Sir William Maynard Gomm
by Janet Meydam
Some people are destined to rise from tragedy, living long, productive lives. Sir William Maynard Gomm was one of these people. Born in Barbados in 1784, he was eldest son of Lieutenant Colonial William Gomm of the 55th regiment of the British Army and Mary Alleyne, daughter of Joseph Alleyne of Barbados. Gomm’s father was killed during the storming of Pointe à Petre on the island of Guadeloupe, West Indies in 1794. His mother died two years later, leaving Gomm, his two brothers and his one sister orphaned. The children were raised by their aunt, Miss Jane Gomm. One of Gomm’s brothers also died before reaching adulthood.
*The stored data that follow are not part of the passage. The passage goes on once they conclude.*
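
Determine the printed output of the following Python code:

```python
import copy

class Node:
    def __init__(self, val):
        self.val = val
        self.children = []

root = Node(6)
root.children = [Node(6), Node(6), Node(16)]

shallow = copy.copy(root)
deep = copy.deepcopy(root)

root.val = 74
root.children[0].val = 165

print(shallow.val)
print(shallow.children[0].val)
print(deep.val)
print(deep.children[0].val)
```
6
165
6
6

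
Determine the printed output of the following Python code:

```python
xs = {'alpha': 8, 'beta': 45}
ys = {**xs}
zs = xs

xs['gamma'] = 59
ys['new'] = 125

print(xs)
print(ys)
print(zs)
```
{'alpha': 8, 'beta': 45, 'gamma': 59}
{'alpha': 8, 'beta': 45, 'new': 125}
{'alpha': 8, 'beta': 45, 'gamma': 59}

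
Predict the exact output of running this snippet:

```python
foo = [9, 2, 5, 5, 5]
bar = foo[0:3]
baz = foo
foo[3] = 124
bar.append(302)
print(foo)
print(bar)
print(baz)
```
[9, 2, 5, 124, 5]
[9, 2, 5, 302]
[9, 2, 5, 124, 5]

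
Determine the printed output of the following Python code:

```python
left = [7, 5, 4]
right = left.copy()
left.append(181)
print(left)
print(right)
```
[7, 5, 4, 181]
[7, 5, 4]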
Despite these tragedies, Gomm began his military career early in life. In recognition of his father’s service, Gomm was appointed ensign in the 9th regiment on 24 May and promoted to lieutenant on 16 November, all in the year 1794 before he turned age 10. He continued in school until 1799 when he began active service at age 15. Gomm proceeded to have a long, active period of military service in various campaigns and battles in several countries which, coupled with studies at High Wycombe, acquired him the rank of Assistant Quartermaster-General. His continued service in campaigns and battles led to a promotion to Lieutenant Colonel. In 1815, Gomm served in Brussels in the battles of Quatre Bras and Waterloo, aiding in the defeat of Napoleon.
More tragedy followed. Gomm’s brother Henry, also a soldier and one of his fighting companions, died from old battle wounds in 1816. His sister, with whom he corresponded by letter regularly, died in 1817 and his aunt also died in 1822. Gomm inherited his aunt’s property after her death and became the lord of the manor of Rotherhithe. Gomm spent the next 20 years serving in England. He married Sarah Penn, granddaughter of William Penn of Pennsylvania, but she died in 1827. In 1830 he married Elizabeth Kerr, daughter of Lord Robert Kerr. Gomm had no children by either marriage.
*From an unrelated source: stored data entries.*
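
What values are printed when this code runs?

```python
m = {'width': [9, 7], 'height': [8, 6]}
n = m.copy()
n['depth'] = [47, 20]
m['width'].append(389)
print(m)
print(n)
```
{'width': [9, 7, 389], 'height': [8, 6]}
{'width': [9, 7, 389], 'height': [8, 6], 'depth': [47, 20]}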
Gomm began serving overseas again in 1839. Between this year and 1855, he commanded posts in Jamaica and Mauritius and held several posts in India, including commander-in-chief of India. Gomm was a popular leader during this time, thanks largely to his wife’s social activities. He was promoted to full General in 1854 and retired to England in 1855. In 1868, he received the rank of Field Marshal. Gomm was also appointed Constable of the Tower of London in 1872. Gomm received numerous awards and medals during his lifetime. He died on 15 March 1875 at the age of 91.
Gomm was a regular letter writer and wrote especially stirring letters to his sister and aunt while he served with the military in Spain and Portugal. These letters were compiled into a book by Francis C. Carr-Gomm and were published in 1881.